Murder at Cape Three Points | страница 32
Without prompting, Akosua served more soup to both the men and Dawson thanked her.
“What about Fiona Smith-Aidoo?” he asked. “Tell me about her.”
“She was an attractive woman about town,” Abraham said. “She liked being seen in public-fundraising and so on. She was also the first female chief executive of the Sekondi-Takoradi Metropolitan Assembly-STMA. She displaced longtime chief Kwesi DeSouza, which shocked many people, not least DeSouza himself. He thought he was coasting to another term as chair. A rumor started-and some people think Fiona was responsible-that he had embezzled a few thousand from the STMA trust fund to build a new house on Beach Road, one of the posh areas in Takoradi. De Souza and Fiona had a strong rivalry.”
“Do you think DeSouza could have killed her?”
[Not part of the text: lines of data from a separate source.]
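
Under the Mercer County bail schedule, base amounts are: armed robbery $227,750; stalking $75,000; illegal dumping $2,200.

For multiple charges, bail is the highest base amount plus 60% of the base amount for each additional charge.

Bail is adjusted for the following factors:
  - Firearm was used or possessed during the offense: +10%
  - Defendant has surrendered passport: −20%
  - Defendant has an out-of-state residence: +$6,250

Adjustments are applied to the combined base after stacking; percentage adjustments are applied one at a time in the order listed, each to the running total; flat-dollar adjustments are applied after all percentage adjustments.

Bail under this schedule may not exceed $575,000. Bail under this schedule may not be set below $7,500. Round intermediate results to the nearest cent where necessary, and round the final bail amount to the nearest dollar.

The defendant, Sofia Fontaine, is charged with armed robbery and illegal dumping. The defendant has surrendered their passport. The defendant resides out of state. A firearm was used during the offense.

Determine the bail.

Base amounts from the schedule: armed robbery $227,750; illegal dumping $2,200.
Stacking rule: highest base plus 60% of each additional charge. Highest is armed robbery at $227,750. Additional: $2,200 × 60% = $1,320. Combined base = $227,750 + $1,320 = $229,070.
Firearm was used or possessed during the offense (+10%): $229,070 × 1.1 = $251,977.
Defendant has surrendered passport (−20%): $251,977 × 0.8 = $201,581.60.
Defendant has an out-of-state residence (+$6,250 flat): $201,581.60 + $6,250 = $207,831.60.
$207,831.60 is within the $575,000 maximum.
$207,831.60 is at or above the $7,500 minimum.
Rounded to the nearest dollar: $207,832.

$207,832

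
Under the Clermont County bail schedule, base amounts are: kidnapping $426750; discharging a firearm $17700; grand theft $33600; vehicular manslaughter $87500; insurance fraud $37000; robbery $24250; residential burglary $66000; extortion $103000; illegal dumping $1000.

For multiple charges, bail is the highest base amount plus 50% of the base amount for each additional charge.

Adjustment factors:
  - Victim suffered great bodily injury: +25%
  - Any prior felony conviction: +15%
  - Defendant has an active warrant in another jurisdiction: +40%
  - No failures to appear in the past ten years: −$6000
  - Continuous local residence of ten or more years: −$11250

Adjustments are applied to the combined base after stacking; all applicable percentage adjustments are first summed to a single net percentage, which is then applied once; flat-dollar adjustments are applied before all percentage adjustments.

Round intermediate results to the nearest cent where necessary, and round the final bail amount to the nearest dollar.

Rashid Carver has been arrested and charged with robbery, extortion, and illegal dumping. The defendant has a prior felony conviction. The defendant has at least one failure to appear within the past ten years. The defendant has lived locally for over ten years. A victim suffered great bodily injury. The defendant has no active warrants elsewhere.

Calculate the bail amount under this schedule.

$146125

Base amounts from the schedule: robbery $24250; extortion $103000; illegal dumping $1000.
Stacking rule: highest base plus 50% of each additional charge. Highest is extortion at $103000. Additional: $24250 × 50% = $12125; $1000 × 50% = $500. Combined base = $103000 + $12625 = $115625.
Continuous local residence of ten or more years (−$11250 flat): $115625 − $11250 = $104375.
Net percentage adjustment: +25% +15% = +40%. $104375 × 1.4 = $146125.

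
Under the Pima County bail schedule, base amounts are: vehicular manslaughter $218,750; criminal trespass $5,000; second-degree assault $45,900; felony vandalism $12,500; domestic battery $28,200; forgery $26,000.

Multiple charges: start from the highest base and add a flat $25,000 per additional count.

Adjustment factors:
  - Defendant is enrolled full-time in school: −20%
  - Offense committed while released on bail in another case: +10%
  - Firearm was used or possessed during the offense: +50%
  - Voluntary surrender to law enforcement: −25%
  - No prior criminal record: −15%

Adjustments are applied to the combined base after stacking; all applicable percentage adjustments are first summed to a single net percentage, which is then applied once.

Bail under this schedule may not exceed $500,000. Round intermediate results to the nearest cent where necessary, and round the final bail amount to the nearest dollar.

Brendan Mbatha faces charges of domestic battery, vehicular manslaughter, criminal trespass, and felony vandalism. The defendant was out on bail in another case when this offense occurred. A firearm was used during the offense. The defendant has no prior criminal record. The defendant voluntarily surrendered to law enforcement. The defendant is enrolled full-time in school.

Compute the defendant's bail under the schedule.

$293,750

Base amounts from the schedule: domestic battery $28,200; vehicular manslaughter $218,750; criminal trespass $5,000; felony vandalism $12,500.
Stacking rule: highest base plus $25,000 per additional charge. Highest is vehicular manslaughter at $218,750; 3 additional charges → +$75,000. Combined base = $293,750.
Net percentage adjustment: −20% +10% +50% −25% −15% = +0%. $293,750 × 1 = $293,750.
$293,750 is within the $500,000 maximum.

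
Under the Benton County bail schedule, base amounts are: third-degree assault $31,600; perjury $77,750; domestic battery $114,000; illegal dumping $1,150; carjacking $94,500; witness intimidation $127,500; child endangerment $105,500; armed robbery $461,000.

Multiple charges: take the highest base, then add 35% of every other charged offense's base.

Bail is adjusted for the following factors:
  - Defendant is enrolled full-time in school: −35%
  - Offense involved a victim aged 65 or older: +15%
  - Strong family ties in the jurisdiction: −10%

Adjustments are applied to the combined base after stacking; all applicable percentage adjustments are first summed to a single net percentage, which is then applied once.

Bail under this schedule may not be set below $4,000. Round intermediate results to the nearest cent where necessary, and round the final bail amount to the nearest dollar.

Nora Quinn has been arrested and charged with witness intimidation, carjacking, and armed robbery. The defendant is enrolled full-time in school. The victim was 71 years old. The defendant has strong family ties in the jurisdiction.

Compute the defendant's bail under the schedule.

Base amounts from the schedule: witness intimidation $127,500; carjacking $94,500; armed robbery $461,000.
Stacking rule: highest base plus 35% of each additional charge. Highest is armed robbery at $461,000. Additional: $127,500 × 35% = $44,625; $94,500 × 35% = $33,075. Combined base = $461,000 + $77,700 = $538,700.
Net percentage adjustment: −35% +15% −10% = −30%. $538,700 × 0.7 = $377,090.
$377,090 is at or above the $4,000 minimum.

$377,090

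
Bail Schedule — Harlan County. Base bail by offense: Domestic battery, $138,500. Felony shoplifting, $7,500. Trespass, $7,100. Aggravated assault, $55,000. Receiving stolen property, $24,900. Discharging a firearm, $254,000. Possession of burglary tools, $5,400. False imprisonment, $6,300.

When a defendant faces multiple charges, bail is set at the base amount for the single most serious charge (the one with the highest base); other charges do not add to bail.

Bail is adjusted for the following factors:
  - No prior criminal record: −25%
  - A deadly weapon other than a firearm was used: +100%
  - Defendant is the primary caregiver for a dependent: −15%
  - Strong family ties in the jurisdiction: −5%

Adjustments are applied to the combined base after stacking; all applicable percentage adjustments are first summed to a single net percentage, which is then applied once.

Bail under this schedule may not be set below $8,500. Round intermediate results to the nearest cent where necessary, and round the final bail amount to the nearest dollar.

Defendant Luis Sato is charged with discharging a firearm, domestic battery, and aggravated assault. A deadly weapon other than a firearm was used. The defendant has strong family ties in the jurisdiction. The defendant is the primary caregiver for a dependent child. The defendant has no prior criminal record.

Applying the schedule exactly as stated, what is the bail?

Base amounts from the schedule: discharging a firearm $254,000; domestic battery $138,500; aggravated assault $55,000.
Stacking rule: use the highest base only. Highest is discharging a firearm at $254,000. Combined base = $254,000.
Net percentage adjustment: −25% +100% −15% −5% = +55%. $254,000 × 1.55 = $393,700.
$393,700 is at or above the $8,500 minimum.

$393,700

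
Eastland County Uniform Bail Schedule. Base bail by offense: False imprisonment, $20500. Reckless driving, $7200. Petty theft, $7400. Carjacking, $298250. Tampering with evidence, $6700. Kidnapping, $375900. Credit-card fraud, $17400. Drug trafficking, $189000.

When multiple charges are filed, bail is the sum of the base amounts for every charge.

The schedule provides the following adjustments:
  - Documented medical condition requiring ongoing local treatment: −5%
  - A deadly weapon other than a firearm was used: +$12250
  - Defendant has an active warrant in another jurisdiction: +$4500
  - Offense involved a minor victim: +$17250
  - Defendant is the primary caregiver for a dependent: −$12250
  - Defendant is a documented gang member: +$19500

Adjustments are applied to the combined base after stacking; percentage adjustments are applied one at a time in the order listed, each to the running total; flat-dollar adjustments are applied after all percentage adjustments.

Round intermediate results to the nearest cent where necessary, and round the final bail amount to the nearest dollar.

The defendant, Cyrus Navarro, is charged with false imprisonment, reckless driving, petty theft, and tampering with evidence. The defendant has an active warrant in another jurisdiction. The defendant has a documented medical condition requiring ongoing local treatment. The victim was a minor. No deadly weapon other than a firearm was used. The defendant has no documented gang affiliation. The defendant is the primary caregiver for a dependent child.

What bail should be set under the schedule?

Base amounts from the schedule: false imprisonment $20500; reckless driving $7200; petty theft $7400; tampering with evidence $6700.
Stacking rule: sum of all bases. $20500 + $7200 + $7400 + $6700 = $41800.
Documented medical condition requiring ongoing local treatment (−5%): $41800 × 0.95 = $39710.
Defendant has an active warrant in another jurisdiction (+$4500 flat): $39710 + $4500 = $44210.
Offense involved a minor victim (+$17250 flat): $44210 + $17250 = $61460.
Defendant is the primary caregiver for a dependent (−$12250 flat): $61460 − $12250 = $49210.

$49210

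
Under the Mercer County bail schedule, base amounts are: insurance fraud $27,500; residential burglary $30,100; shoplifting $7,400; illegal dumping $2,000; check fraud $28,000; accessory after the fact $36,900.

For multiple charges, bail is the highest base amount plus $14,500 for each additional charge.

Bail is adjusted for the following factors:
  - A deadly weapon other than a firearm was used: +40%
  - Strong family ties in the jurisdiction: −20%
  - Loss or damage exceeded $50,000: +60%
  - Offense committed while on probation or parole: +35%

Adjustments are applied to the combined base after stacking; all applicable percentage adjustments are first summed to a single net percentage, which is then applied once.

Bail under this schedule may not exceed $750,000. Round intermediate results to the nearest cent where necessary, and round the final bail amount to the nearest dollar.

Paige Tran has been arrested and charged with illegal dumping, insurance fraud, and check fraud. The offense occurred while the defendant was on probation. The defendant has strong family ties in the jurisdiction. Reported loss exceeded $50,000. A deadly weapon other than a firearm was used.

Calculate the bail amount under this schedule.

Base amounts from the schedule: illegal dumping $2,000; insurance fraud $27,500; check fraud $28,000.
Stacking rule: highest base plus $14,500 per additional charge. Highest is check fraud at $28,000; 2 additional charges → +$29,000. Combined base = $57,000.
Net percentage adjustment: +40% −20% +60% +35% = +115%. $57,000 × 2.15 = $122,550.
$122,550 is within the $750,000 maximum.

$122,550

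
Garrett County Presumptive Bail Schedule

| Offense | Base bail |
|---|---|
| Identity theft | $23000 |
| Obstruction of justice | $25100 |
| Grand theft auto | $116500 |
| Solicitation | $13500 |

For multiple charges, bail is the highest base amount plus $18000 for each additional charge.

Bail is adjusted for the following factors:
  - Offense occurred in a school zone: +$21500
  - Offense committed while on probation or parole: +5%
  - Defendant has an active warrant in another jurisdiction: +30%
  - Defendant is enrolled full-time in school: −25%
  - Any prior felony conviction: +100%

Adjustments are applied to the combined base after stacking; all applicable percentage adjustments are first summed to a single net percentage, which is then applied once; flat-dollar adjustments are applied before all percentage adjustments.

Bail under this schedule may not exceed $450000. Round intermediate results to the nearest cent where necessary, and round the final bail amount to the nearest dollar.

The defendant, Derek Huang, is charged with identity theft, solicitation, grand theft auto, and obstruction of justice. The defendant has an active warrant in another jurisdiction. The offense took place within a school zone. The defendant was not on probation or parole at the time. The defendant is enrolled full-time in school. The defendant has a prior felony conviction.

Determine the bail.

$393600

Base amounts from the schedule: identity theft $23000; solicitation $13500; grand theft auto $116500; obstruction of justice $25100.
Stacking rule: highest base plus $18000 per additional charge. Highest is grand theft auto at $116500; 3 additional charges → +$54000. Combined base = $170500.
Offense occurred in a school zone (+$21500 flat): $170500 + $21500 = $192000.
Net percentage adjustment: +30% −25% +100% = +105%. $192000 × 2.05 = $393600.
$393600 is within the $450000 maximum.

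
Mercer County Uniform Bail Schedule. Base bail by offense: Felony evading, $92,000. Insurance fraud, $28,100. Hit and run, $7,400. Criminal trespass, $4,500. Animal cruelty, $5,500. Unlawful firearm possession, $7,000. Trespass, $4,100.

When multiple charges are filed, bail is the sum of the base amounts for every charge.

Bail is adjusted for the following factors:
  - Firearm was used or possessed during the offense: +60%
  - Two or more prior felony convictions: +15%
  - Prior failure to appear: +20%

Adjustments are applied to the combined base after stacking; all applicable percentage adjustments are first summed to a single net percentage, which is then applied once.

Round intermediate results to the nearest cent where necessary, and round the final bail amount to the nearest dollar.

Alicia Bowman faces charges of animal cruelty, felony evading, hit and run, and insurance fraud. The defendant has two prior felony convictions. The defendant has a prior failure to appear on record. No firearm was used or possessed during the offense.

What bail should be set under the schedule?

Base amounts from the schedule: animal cruelty $5,500; felony evading $92,000; hit and run $7,400; insurance fraud $28,100.
Stacking rule: sum of all bases. $5,500 + $92,000 + $7,400 + $28,100 = $133,000.
Net percentage adjustment: +15% +20% = +35%. $133,000 × 1.35 = $179,550.

$179,550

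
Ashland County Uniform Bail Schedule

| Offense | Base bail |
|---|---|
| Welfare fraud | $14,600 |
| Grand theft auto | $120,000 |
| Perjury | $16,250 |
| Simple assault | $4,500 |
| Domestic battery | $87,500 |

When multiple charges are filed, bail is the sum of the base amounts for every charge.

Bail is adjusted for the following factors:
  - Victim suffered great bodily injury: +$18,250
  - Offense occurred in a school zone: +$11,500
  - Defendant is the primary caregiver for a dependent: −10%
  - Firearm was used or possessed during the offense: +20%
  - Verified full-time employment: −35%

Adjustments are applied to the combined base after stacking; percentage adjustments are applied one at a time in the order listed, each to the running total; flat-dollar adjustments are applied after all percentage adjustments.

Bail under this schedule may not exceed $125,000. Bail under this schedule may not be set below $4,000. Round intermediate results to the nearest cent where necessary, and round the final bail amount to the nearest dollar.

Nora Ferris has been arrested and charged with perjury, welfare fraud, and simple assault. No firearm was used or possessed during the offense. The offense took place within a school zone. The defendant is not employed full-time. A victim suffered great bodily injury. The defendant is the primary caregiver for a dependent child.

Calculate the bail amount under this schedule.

Base amounts from the schedule: perjury $16,250; welfare fraud $14,600; simple assault $4,500.
Stacking rule: sum of all bases. $16,250 + $14,600 + $4,500 = $35,350.
Defendant is the primary caregiver for a dependent (−10%): $35,350 × 0.9 = $31,815.
Victim suffered great bodily injury (+$18,250 flat): $31,815 + $18,250 = $50,065.
Offense occurred in a school zone (+$11,500 flat): $50,065 + $11,500 = $61,565.
$61,565 is within the $125,000 maximum.
$61,565 is at or above the $4,000 minimum.

$61,565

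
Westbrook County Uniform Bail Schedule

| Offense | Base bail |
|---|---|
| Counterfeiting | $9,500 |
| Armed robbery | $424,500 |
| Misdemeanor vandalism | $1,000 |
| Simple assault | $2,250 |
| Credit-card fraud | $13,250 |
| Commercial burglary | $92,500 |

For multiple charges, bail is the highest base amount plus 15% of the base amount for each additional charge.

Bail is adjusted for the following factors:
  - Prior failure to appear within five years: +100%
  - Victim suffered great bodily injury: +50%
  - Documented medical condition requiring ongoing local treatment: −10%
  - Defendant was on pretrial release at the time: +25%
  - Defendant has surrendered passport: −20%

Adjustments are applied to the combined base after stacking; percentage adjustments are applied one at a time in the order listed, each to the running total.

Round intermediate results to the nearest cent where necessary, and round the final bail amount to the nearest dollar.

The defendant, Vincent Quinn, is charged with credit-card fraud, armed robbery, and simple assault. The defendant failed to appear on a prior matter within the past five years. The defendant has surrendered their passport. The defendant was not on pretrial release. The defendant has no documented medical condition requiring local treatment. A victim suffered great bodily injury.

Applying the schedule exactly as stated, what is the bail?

$1,024,380

Base amounts from the schedule: credit-card fraud $13,250; armed robbery $424,500; simple assault $2,250.
Stacking rule: highest base plus 15% of each additional charge. Highest is armed robbery at $424,500. Additional: $13,250 × 15% = $1,987.50; $2,250 × 15% = $337.50. Combined base = $424,500 + $2,325 = $426,825.
Prior failure to appear within five years (+100%): $426,825 × 2 = $853,650.
Victim suffered great bodily injury (+50%): $853,650 × 1.5 = $1,280,475.
Defendant has surrendered passport (−20%): $1,280,475 × 0.8 = $1,024,380.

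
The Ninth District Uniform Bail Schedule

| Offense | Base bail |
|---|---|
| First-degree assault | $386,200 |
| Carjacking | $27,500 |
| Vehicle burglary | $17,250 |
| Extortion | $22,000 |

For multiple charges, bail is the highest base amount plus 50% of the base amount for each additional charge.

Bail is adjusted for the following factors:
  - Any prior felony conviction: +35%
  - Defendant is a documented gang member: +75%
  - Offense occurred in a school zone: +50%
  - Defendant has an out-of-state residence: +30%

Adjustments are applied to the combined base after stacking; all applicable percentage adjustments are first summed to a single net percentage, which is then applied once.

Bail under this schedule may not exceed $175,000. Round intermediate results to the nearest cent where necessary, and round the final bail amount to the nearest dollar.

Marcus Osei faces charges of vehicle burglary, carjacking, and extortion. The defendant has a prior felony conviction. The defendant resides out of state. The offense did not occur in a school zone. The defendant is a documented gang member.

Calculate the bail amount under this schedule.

$113,100

Base amounts from the schedule: vehicle burglary $17,250; carjacking $27,500; extortion $22,000.
Stacking rule: highest base plus 50% of each additional charge. Highest is carjacking at $27,500. Additional: $17,250 × 50% = $8,625; $22,000 × 50% = $11,000. Combined base = $27,500 + $19,625 = $47,125.
Net percentage adjustment: +35% +75% +30% = +140%. $47,125 × 2.4 = $113,100.
$113,100 is within the $175,000 maximum.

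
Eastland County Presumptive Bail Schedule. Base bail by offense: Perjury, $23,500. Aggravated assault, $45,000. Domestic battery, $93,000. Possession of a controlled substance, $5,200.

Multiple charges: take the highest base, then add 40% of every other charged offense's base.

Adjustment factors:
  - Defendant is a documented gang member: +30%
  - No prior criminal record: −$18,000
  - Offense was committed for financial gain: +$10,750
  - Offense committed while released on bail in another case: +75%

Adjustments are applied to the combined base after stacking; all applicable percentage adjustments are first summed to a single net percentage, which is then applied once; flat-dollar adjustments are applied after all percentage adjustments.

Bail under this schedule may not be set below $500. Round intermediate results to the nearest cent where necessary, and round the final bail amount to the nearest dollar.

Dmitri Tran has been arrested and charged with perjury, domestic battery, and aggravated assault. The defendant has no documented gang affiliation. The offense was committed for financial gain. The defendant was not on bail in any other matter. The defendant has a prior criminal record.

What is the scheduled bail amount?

$131,150

Base amounts from the schedule: perjury $23,500; domestic battery $93,000; aggravated assault $45,000.
Stacking rule: highest base plus 40% of each additional charge. Highest is domestic battery at $93,000. Additional: $23,500 × 40% = $9,400; $45,000 × 40% = $18,000. Combined base = $93,000 + $27,400 = $120,400.
Offense was committed for financial gain (+$10,750 flat): $120,400 + $10,750 = $131,150.
$131,150 is at or above the $500 minimum.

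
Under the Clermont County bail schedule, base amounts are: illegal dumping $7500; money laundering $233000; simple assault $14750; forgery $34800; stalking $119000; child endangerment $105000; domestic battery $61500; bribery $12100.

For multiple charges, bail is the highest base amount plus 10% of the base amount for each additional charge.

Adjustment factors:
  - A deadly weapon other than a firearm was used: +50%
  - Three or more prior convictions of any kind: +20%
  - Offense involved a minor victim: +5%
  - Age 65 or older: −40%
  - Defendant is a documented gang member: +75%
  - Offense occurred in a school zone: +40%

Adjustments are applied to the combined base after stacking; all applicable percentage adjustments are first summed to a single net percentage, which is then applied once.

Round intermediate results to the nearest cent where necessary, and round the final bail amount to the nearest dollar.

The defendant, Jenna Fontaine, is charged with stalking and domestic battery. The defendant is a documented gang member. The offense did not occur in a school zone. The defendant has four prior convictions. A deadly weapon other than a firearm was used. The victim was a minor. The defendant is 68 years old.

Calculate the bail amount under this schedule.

Base amounts from the schedule: stalking $119000; domestic battery $61500.
Stacking rule: highest base plus 10% of each additional charge. Highest is stalking at $119000. Additional: $61500 × 10% = $6150. Combined base = $119000 + $6150 = $125150.
Net percentage adjustment: +50% +20% +5% −40% +75% = +110%. $125150 × 2.1 = $262815.

$262815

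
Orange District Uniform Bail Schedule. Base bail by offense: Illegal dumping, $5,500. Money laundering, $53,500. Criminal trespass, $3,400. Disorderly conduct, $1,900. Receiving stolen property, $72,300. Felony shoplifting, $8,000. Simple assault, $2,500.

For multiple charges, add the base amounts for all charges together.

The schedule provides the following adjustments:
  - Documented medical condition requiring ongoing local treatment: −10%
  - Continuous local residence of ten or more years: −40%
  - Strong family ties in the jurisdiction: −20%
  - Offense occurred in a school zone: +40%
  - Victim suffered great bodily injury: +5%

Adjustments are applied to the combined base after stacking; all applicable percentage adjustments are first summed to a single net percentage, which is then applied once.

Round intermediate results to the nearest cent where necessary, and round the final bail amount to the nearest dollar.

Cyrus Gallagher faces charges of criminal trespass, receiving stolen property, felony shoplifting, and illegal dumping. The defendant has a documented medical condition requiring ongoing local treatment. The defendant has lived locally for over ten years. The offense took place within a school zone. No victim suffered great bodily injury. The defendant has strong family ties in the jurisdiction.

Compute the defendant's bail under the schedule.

Base amounts from the schedule: criminal trespass $3,400; receiving stolen property $72,300; felony shoplifting $8,000; illegal dumping $5,500.
Stacking rule: sum of all bases. $3,400 + $72,300 + $8,000 + $5,500 = $89,200.
Net percentage adjustment: −10% −40% −20% +40% = −30%. $89,200 × 0.7 = $62,440.

$62,440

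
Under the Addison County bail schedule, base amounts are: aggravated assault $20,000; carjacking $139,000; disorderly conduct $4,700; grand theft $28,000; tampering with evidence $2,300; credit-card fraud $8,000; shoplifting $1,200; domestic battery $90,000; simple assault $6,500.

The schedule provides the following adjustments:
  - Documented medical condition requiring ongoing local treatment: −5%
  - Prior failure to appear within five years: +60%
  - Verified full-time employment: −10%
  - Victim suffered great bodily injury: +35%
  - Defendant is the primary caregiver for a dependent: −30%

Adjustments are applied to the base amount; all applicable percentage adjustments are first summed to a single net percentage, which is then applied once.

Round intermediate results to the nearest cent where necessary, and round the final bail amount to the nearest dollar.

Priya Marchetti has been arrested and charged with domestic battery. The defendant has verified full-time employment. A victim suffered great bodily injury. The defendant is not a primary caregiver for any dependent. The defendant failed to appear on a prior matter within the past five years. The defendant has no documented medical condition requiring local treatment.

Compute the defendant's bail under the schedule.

$166,500

Base amounts from the schedule: domestic battery $90,000.
Single charge. Combined base = $90,000.
Net percentage adjustment: +60% −10% +35% = +85%. $90,000 × 1.85 = $166,500.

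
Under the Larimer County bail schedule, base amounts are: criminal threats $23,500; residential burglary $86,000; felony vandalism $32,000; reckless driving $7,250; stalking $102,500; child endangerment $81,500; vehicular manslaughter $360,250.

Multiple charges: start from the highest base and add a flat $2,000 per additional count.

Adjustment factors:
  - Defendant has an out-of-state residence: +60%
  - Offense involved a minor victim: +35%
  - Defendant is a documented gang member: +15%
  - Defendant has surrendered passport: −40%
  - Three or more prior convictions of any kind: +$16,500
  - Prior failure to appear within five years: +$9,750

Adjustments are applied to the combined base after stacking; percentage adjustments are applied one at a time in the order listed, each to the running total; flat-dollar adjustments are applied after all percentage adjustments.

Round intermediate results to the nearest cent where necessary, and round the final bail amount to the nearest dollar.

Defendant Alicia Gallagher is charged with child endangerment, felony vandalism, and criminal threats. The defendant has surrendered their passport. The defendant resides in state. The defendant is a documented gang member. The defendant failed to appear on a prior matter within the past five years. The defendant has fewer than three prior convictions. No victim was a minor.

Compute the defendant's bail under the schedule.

Base amounts from the schedule: child endangerment $81,500; felony vandalism $32,000; criminal threats $23,500.
Stacking rule: highest base plus $2,000 per additional charge. Highest is child endangerment at $81,500; 2 additional charges → +$4,000. Combined base = $85,500.
Defendant is a documented gang member (+15%): $85,500 × 1.15 = $98,325.
Defendant has surrendered passport (−40%): $98,325 × 0.6 = $58,995.
Prior failure to appear within five years (+$9,750 flat): $58,995 + $9,750 = $68,745.

$68,745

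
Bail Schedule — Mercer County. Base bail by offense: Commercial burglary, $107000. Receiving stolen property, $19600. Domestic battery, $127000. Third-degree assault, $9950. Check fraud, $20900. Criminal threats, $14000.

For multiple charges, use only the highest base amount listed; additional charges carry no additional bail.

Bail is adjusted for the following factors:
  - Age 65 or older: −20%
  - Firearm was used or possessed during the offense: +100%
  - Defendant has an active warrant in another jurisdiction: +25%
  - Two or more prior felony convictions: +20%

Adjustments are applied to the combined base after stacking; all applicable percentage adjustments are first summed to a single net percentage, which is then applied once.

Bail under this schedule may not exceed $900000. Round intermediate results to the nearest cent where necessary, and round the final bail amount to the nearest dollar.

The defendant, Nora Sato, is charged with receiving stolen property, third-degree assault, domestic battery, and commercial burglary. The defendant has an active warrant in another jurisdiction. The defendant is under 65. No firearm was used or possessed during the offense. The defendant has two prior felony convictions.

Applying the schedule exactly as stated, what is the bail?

Base amounts from the schedule: receiving stolen property $19600; third-degree assault $9950; domestic battery $127000; commercial burglary $107000.
Stacking rule: use the highest base only. Highest is domestic battery at $127000. Combined base = $127000.
Net percentage adjustment: +25% +20% = +45%. $127000 × 1.45 = $184150.
$184150 is within the $900000 maximum.

$184150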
Abraham grunted. “I’ve never been inside the man’s mind, so I can’t say. He went on Skyy FM, one of our local stations, to deny the embezzlement allegations and blast Fiona and others for trying to destroy his reputation. He was obviously furious, but enough to kill? I don’t know.”
They finished the meal and Dawson thanked Akosua for the wonderful cooking. She cleaned up in the kitchen before rejoining the men in the sitting room.
“Akosua has her theory about what happened, and I have mine,” Abraham said.
“Okay, Akosua,” Dawson said. “Let’s hear yours first.”
“At the outset, only Charles was the target,” she said. “The killer knew Charles was going to be down at Cape Three Points that day, but he didn’t realize that Fiona was going to be with her husband. When this killer ambushed the vehicle, it took him by surprise that Fiona was there, and he had to kill both of them.”
“You think one man handled two people and ultimately two dead bodies?” Dawson said. “He’d have had to get them into his vehicle, transport them, get them into the canoe, take them out to sea, and so on. That’s a lot, even for a strong man.”
“Good point,” Akosua conceded. “Maybe two killers, then.”
“I think they did know that both Charles and Fiona would be in the vehicle,” Abraham said. “Someone had a contract out on both of them.”
“A professional job,” Dawson said.
“Yes.”
“Why both of them?”
“Maybe a family rivalry.”
“Interesting you say that,” Dawson said. “Are you aware there was a vendetta?”
“I’ve heard that a generations-long enmity has existed between members of the Smith-Aidoo and Sarbah families.”
Dawson was intrigued-Sapphire Smith-Aidoo had not mentioned that when she had been giving him her family history. “Where did you hear that?”